A funny thing happened to me one night last week as I clicked my way from That ‘70s Show reruns to the Forensics Files.
I flipped by CNN and saw the brouhaha over Miss California Carrie Prejean and her political incorrectness. Then as I rounded the curve past Fox News, I noticed coverage on our dear President Obama and how "hot" he is, as proclaimed by The Washingtonian magazine.
Fast forward to last night’s Presidential "press conference." I’ll admit I don’t watch such extravaganzas because politicians of every ilk irk the crap out of me right now, even our Fearless Leader. For the most part, the capabilities of our current press corps have descended into an all time low, and the antics of some of these so-called journalists makes me want to retch. Besides, anyone can get the speech in advance online.

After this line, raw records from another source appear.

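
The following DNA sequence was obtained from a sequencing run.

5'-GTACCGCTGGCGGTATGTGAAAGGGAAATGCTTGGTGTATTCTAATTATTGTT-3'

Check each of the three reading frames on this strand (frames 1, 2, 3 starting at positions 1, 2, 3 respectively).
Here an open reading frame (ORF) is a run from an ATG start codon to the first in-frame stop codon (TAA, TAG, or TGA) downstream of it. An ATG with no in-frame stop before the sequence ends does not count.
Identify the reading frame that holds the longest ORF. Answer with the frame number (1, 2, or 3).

Frame 1: GTA CCG CTG GCG GTA TGT GAA AGG GAA ATG CTT GGT GTA TTC TAA TTA TTG — ATG at 28, stop TAA at 43 → 18 nt.
Frame 2: TAC CGC TGG CGG TAT GTG AAA GGG AAA TGC TTG GTG TAT TCT AAT TAT TGT — no ATG→stop ORF.
Frame 3: ACC GCT GGC GGT ATG TGA AAG GGA AAT GCT TGG TGT ATT CTA ATT ATT GTT — ATG at 15, stop TGA at 18 → 6 nt.
Longest ORF is 18 nt in frame 1 (positions 28–45).

1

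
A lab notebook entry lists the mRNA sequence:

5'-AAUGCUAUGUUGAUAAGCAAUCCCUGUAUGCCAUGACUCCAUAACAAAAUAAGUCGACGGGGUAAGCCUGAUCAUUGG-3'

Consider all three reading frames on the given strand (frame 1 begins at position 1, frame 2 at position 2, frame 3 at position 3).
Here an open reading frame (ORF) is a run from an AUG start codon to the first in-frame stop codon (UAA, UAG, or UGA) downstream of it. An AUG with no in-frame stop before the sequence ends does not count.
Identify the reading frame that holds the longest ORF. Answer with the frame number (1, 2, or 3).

Frame 1: AAU GCU AUG UUG AUA AGC AAU CCC UGU AUG CCA UGA CUC CAU AAC AAA AUA AGU CGA CGG GGU AAG CCU GAU CAU UGG — AUG at 7, stop UGA at 34 → 30 nt; AUG at 28, stop UGA at 34 → 9 nt.
Frame 2: AUG CUA UGU UGA UAA GCA AUC CCU GUA UGC CAU GAC UCC AUA ACA AAA UAA GUC GAC GGG GUA AGC CUG AUC AUU — AUG at 2, stop UGA at 11 → 12 nt.
Frame 3: UGC UAU GUU GAU AAG CAA UCC CUG UAU GCC AUG ACU CCA UAA CAA AAU AAG UCG ACG GGG UAA GCC UGA UCA UUG — AUG at 33, stop UAA at 42 → 12 nt.
Longest ORF is 30 nt in frame 1 (positions 7–36).

1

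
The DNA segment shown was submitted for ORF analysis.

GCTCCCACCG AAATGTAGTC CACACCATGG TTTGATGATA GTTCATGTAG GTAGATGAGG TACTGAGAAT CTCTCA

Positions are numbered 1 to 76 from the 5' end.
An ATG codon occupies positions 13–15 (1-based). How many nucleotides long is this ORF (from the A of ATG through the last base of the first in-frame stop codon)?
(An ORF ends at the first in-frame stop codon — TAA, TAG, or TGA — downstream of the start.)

6

Codons from position 13: ATG (13–15), TAG (16–18).
TAG is the first in-frame stop; ORF spans 13–18, 6 nucleotides.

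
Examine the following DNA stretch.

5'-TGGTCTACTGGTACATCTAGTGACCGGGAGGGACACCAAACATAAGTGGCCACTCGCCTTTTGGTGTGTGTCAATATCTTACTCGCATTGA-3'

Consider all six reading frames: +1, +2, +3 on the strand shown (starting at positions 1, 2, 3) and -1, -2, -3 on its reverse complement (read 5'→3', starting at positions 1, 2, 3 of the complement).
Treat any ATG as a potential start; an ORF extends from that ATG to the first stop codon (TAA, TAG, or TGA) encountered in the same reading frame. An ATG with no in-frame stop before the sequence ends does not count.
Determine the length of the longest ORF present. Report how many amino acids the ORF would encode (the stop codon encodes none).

Reverse complement (5'→3'): TCAATGCGAGTAAGATATTGACACACACCAAAAGGCGAGTGGCCACTTATGTTTGGTGTCCCTCCCGGTCACTAGATGTACCAGTAGACCA
Frame +1: TGG TCT ACT GGT ACA TCT AGT GAC CGG GAG GGA CAC CAA ACA TAA GTG GCC ACT CGC CTT TTG GTG TGT GTC AAT ATC TTA CTC GCA TTG — no ATG→stop ORF.
Frame +2: GGT CTA CTG GTA CAT CTA GTG ACC GGG AGG GAC ACC AAA CAT AAG TGG CCA CTC GCC TTT TGG TGT GTG TCA ATA TCT TAC TCG CAT TGA — no ATG→stop ORF.
Frame +3: GTC TAC TGG TAC ATC TAG TGA CCG GGA GGG ACA CCA AAC ATA AGT GGC CAC TCG CCT TTT GGT GTG TGT CAA TAT CTT ACT CGC ATT — no ATG→stop ORF.
Frame -1: TCA ATG CGA GTA AGA TAT TGA CAC ACA CCA AAA GGC GAG TGG CCA CTT ATG TTT GGT GTC CCT CCC GGT CAC TAG ATG TAC CAG TAG ACC — ATG at 4, stop TGA at 19 → 18 nt; ATG at 49, stop TAG at 73 → 27 nt; ATG at 76, stop TAG at 85 → 12 nt.
Frame -2: CAA TGC GAG TAA GAT ATT GAC ACA CAC CAA AAG GCG AGT GGC CAC TTA TGT TTG GTG TCC CTC CCG GTC ACT AGA TGT ACC AGT AGA CCA — no ATG→stop ORF.
Frame -3: AAT GCG AGT AAG ATA TTG ACA CAC ACC AAA AGG CGA GTG GCC ACT TAT GTT TGG TGT CCC TCC CGG TCA CTA GAT GTA CCA GTA GAC — no ATG→stop ORF.
Longest: frame -1, positions 49–75, 27 nt = 9 codons = 8 aa. → 8 amino acids.

8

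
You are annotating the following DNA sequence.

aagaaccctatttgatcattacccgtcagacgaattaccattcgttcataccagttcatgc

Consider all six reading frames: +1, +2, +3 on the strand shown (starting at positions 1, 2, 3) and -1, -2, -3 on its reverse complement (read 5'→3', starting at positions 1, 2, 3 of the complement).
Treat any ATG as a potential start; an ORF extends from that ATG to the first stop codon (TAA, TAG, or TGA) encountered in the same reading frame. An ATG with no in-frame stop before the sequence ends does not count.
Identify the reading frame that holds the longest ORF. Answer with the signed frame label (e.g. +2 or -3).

-1

Reverse complement (5'→3'): GCATGAACTGGTATGAACGAATGGTAATTCGTCTGACGGGTAATGATCAAATAGGGTTCTT
Frame +1: AAG AAC CCT ATT TGA TCA TTA CCC GTC AGA CGA ATT ACC ATT CGT TCA TAC CAG TTC ATG — no ATG→stop ORF.
Frame +2: AGA ACC CTA TTT GAT CAT TAC CCG TCA GAC GAA TTA CCA TTC GTT CAT ACC AGT TCA TGC — no ATG→stop ORF.
Frame +3: GAA CCC TAT TTG ATC ATT ACC CGT CAG ACG AAT TAC CAT TCG TTC ATA CCA GTT CAT — no ATG→stop ORF.
Frame -1: GCA TGA ACT GGT ATG AAC GAA TGG TAA TTC GTC TGA CGG GTA ATG ATC AAA TAG GGT TCT — ATG at 13, stop TAA at 25 → 15 nt; ATG at 43, stop TAG at 52 → 12 nt.
Frame -2: CAT GAA CTG GTA TGA ACG AAT GGT AAT TCG TCT GAC GGG TAA TGA TCA AAT AGG GTT CTT — no ATG→stop ORF.
Frame -3: ATG AAC TGG TAT GAA CGA ATG GTA ATT CGT CTG ACG GGT AAT GAT CAA ATA GGG TTC — no ATG→stop ORF.
Longest ORF is 15 nt in frame -1 (positions 13–27).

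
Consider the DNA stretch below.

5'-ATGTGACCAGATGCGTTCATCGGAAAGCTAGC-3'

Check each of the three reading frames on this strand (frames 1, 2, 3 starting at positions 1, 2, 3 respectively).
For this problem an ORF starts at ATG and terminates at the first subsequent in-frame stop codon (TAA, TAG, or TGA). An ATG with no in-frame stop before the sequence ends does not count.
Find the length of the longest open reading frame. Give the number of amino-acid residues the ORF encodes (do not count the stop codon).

Frame 1: ATG TGA CCA GAT GCG TTC ATC GGA AAG CTA — ATG at 1, stop TGA at 4 → 6 nt.
Frame 2: TGT GAC CAG ATG CGT TCA TCG GAA AGC TAG — ATG at 11, stop TAG at 29 → 21 nt.
Frame 3: GTG ACC AGA TGC GTT CAT CGG AAA GCT AGC — no ATG→stop ORF.
Longest: frame 2, positions 11–31, 21 nt = 7 codons = 6 aa. → 6 amino acids.

6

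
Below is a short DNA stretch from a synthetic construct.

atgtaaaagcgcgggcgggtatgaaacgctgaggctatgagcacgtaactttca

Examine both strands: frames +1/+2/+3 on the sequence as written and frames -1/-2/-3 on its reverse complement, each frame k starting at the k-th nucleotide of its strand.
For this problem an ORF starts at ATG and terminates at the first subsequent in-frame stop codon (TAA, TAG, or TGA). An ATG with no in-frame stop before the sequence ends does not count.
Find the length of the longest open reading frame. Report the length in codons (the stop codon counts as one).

Reverse complement (5'→3'): TGAAAGTTACGTGCTCATAGCCTCAGCGTTTCATACCCGCCCGCGCTTTTACAT
Frame +1: ATG TAA AAG CGC GGG CGG GTA TGA AAC GCT GAG GCT ATG AGC ACG TAA CTT TCA — ATG at 1, stop TAA at 4 → 6 nt; ATG at 37, stop TAA at 46 → 12 nt.
Frame +2: TGT AAA AGC GCG GGC GGG TAT GAA ACG CTG AGG CTA TGA GCA CGT AAC TTT — no ATG→stop ORF.
Frame +3: GTA AAA GCG CGG GCG GGT ATG AAA CGC TGA GGC TAT GAG CAC GTA ACT TTC — ATG at 21, stop TGA at 30 → 12 nt.
Frame -1: TGA AAG TTA CGT GCT CAT AGC CTC AGC GTT TCA TAC CCG CCC GCG CTT TTA CAT — no ATG→stop ORF.
Frame -2: GAA AGT TAC GTG CTC ATA GCC TCA GCG TTT CAT ACC CGC CCG CGC TTT TAC — no ATG→stop ORF.
Frame -3: AAA GTT ACG TGC TCA TAG CCT CAG CGT TTC ATA CCC GCC CGC GCT TTT ACA — no ATG→stop ORF.
Longest: frame +1, positions 37–48, 12 nt = 4 codons = 3 aa. → 4 codons.

4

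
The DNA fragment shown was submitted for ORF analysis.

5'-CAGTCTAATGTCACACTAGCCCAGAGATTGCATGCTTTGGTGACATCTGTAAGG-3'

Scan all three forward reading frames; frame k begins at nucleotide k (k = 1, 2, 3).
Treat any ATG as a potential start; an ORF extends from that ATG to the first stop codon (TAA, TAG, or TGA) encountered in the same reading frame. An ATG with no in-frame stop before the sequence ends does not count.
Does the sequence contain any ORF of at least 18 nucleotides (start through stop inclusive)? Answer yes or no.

Frame 1: CAG TCT AAT GTC ACA CTA GCC CAG AGA TTG CAT GCT TTG GTG ACA TCT GTA AGG — no ATG→stop ORF.
Frame 2: AGT CTA ATG TCA CAC TAG CCC AGA GAT TGC ATG CTT TGG TGA CAT CTG TAA — ATG at 8, stop TAG at 17 → 12 nt; ATG at 32, stop TGA at 41 → 12 nt.
Frame 3: GTC TAA TGT CAC ACT AGC CCA GAG ATT GCA TGC TTT GGT GAC ATC TGT AAG — no ATG→stop ORF.
Largest ORF found is 12 nucleotides < 18, so no.

no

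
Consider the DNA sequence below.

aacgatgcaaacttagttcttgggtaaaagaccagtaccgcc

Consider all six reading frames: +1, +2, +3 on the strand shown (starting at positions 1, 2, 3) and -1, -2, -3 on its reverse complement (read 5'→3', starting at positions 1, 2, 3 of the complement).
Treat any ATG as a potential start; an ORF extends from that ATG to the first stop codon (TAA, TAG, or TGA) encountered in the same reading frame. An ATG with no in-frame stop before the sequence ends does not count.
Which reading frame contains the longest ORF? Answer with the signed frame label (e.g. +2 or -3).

Reverse complement (5'→3'): GGCGGTACTGGTCTTTTACCCAAGAACTAAGTTTGCATCGTT
Frame +1: AAC GAT GCA AAC TTA GTT CTT GGG TAA AAG ACC AGT ACC GCC — no ATG→stop ORF.
Frame +2: ACG ATG CAA ACT TAG TTC TTG GGT AAA AGA CCA GTA CCG — ATG at 5, stop TAG at 14 → 12 nt.
Frame +3: CGA TGC AAA CTT AGT TCT TGG GTA AAA GAC CAG TAC CGC — no ATG→stop ORF.
Frame -1: GGC GGT ACT GGT CTT TTA CCC AAG AAC TAA GTT TGC ATC GTT — no ATG→stop ORF.
Frame -2: GCG GTA CTG GTC TTT TAC CCA AGA ACT AAG TTT GCA TCG — no ATG→stop ORF.
Frame -3: CGG TAC TGG TCT TTT ACC CAA GAA CTA AGT TTG CAT CGT — no ATG→stop ORF.
Longest ORF is 12 nt in frame +2 (positions 5–16).

+2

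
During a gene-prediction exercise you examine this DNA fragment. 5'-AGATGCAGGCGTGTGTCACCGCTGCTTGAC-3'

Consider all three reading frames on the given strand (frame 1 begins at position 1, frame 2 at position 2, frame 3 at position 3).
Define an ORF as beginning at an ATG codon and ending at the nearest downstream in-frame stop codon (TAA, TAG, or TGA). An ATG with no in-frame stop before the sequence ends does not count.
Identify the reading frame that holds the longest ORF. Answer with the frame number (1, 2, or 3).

3

Frame 1: AGA TGC AGG CGT GTG TCA CCG CTG CTT GAC — no ATG→stop ORF.
Frame 2: GAT GCA GGC GTG TGT CAC CGC TGC TTG — no ATG→stop ORF.
Frame 3: ATG CAG GCG TGT GTC ACC GCT GCT TGA — ATG at 3, stop TGA at 27 → 27 nt.
Longest ORF is 27 nt in frame 3 (positions 3–29).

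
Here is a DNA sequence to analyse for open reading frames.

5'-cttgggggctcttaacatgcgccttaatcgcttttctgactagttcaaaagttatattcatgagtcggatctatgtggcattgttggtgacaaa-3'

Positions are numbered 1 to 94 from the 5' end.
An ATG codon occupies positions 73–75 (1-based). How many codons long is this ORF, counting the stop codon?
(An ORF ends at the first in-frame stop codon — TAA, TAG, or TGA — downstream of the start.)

6

Codons from position 73: ATG (73–75), TGG (76–78), CAT (79–81), TGT (82–84), TGG (85–87), TGA (88–90).
TGA is the first in-frame stop; that's 6 codons including the stop.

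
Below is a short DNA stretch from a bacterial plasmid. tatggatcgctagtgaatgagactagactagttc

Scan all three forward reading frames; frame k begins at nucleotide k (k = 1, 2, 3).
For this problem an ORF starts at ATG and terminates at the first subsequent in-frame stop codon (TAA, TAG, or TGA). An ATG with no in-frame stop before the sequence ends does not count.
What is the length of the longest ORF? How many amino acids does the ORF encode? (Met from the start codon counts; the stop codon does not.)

Frame 1: TAT GGA TCG CTA GTG AAT GAG ACT AGA CTA GTT — no ATG→stop ORF.
Frame 2: ATG GAT CGC TAG TGA ATG AGA CTA GAC TAG TTC — ATG at 2, stop TAG at 11 → 12 nt; ATG at 17, stop TAG at 29 → 15 nt.
Frame 3: TGG ATC GCT AGT GAA TGA GAC TAG ACT AGT — no ATG→stop ORF.
Longest: frame 2, positions 17–31, 15 nt = 5 codons = 4 aa. → 4 amino acids.

4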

It is there I discovered President Obama was thrown this softball of a query by Jeff Zeleny:
During these first 100 days, what has surprised you the most about this office? Enchanted you the most from serving in this office? Humbled you the most? And troubled you the most?
I may be old, but the world is going to hell in a hand basket.
First of all, Miss USA: I don’t watch beauty contests anymore, but as a young child, I remember it was one event my mother looked forward to each year. Even though the pageant circuit is proclaimed wonderful for the hopefuls and their families, the whole Jon Benet incident cast a creepy light over beauty contests. It’s not just sour grapes because I could never be a contender. (I’ll admit it here in front of God and billions on the Internet. I never could.) If girls want to go for it, whether it’s for the glory or the scholarships, well, I’m all for freedom of expression, so whatever floats your boat is fine by me.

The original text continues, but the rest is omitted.